Carbon Robotics offers LaserWeeder G2, Carbon ATK tractor autonomy, grower support, and field-service operations.
- LaserWeeder G2· Hardware
- Carbon ATK· Autonomy
- Computer vision weed detection· AI
- Laser weed control· Robotics
- Grower support· Service
- Field operations· Deployment
How does Carbon Robotics make money?
Carbon Robotics sells agricultural hardware, autonomy products, support, and service to growers and dealers.
No public list pricing; commercial pricing is quoted by deployment, customer scale, geography, and service scope. Pricing is not listed publicly; hardware economics depend on machine configuration, acreage, crop type, service, financing, and support model.
Growth depends on labor scarcity, herbicide reduction, crop economics, dealer/service coverage, manufacturing scale, and new autonomy products. For sellers, the most relevant budget owners are growers, farm operations, equipment managers, agronomy teams, dealers, finance, and field-service teams; procurement maturity should be treated as startup or growth-stage, with technical founders and operators close to vendor decisions.
Who leads Carbon Robotics?
Carbon Robotics is led by Paul Mikesell, Founder and Chief Executive Officer; Mike Aplet, Chief Operating Officer; Carbon Robotics engineering leadership, Hardware/AI leadership.
- Paul MikesellFounder and Chief Executive OfficerFounder since 2018Serial technology founder leading Carbon Robotics.
- Mike ApletChief Operating OfficerPublic executive signalOperations leader associated with scaling field and manufacturing execution.
- Carbon Robotics engineering leadershipHardware/AI leadershipGrowth-stage teamLeads robotics, computer vision, lasers, autonomy, and field reliability.
How do you contact Carbon Robotics's leadership?
Carbon Robotics publishes official company contact routes, but reviewed public sources do not verify personal executive email addresses. Use the company route below or a verified LinkedIn/workflow enrichment step before sending individual outreach.
Official routes at carbonrobotics.com; personal executive pattern not verifiedHow much funding has Carbon Robotics raised?
$177M-$230M reported across sources; latest disclosed financing: $20M Series D-2 in October 2025 led by Giant Ventures, after $70M Series D in 2024. Not disclosed
2022: Series C, $30M, led by new and existing investors, valuation not disclosed (brought total to $67M); Oct 2024: Series D, $70M, led by BOND-led syndicate reported in agtech coverage, valuation not disclosed (brought total to $157M); Oct 2025: Series D-2 / follow-on, $20M, led by Giant Ventures, valuation not disclosed (reported total now $177M in investor posts).

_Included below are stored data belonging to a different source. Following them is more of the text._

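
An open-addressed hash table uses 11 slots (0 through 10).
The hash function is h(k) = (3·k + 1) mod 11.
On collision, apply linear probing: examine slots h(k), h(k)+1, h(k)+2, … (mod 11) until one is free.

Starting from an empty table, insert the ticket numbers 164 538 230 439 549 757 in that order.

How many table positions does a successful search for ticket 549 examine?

5

164: h=9 → slot 9
538: h=9, probe 9,10 → slot 10
230: h=9, probe 9,10,0 → slot 0
439: h=9, probe 9,10,0,1 → slot 1
549: h=9, probe 9,10,0,1,2 → slot 2
757: h=6 → slot 6
Table: [230, 439, 549, —, —, —, 757, —, —, 164, 538]
Lookup 549: h=9, probe 9,10,0,1,2 → found at 2.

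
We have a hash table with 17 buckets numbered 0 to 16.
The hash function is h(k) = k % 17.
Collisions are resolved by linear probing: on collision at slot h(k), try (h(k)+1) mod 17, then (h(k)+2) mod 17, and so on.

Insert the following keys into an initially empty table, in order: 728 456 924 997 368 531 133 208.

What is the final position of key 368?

12

Insert 728: h=14, slot 14 empty → index 14.
Insert 456: h=14, slot 14 occupied → index 15.
Insert 924: h=6, slot 6 empty → index 6.
Insert 997: h=11, slot 11 empty → index 11.
Insert 368: h=11, slot 11 occupied → index 12.
Insert 531: h=4, slot 4 empty → index 4.
Insert 133: h=14, slots 14,15 occupied → index 16.
Insert 208: h=4, slot 4 occupied → index 5.
Table: [., ., ., ., 531, 208, 924, ., ., ., ., 997, 368, ., 728, 456, 133]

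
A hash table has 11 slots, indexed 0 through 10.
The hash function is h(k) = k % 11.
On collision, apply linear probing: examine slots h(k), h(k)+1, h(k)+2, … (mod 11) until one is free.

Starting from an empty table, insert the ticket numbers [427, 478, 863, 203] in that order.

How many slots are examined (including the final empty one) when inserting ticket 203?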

The company has not publicly disclosed every valuation or all small non-dilutive awards, so totals should be read as disclosed funding rather than a fully audited capitalization table. The latest financing signal matters because it funds LaserWeeder growth, manufacturing scale, regional expansion, and new AI-powered farm robots.
How did Carbon Robotics get here?
Carbon Robotics's path is defined by founding, technical validation, financing, and commercialization milestones.
- 2018FoundedCarbon Robotics is founded in Seattle.
- 2021Autonomous LaserWeeder visibilityCompany gains attention for AI-powered laser weed control.
- 2022$30M Series CSeries C brings funding to $67M.
- Oct 2024$70M Series DSeries D supports LaserWeeder growth and international expansion.
- 2025LaserWeeder G2 and Carbon ATKCompany site highlights expanded AI-powered product lineup.
- Oct 2025$20M follow-onGeekWire reports new funding for a secretive AI robot.
Who are Carbon Robotics's competitors?
Carbon Robotics competes with companies in undefined.
- FarmWiseAutonomous mechanical weeding robotics.
- EcorobotixAI precision sprayer for crop treatment.
- Naio TechnologiesAgricultural robots for weeding and field work.
- Blue River TechnologySee-and-spray precision agriculture owned by John Deere.
- Verdant RoboticsPrecision agriculture robotics and smart implements.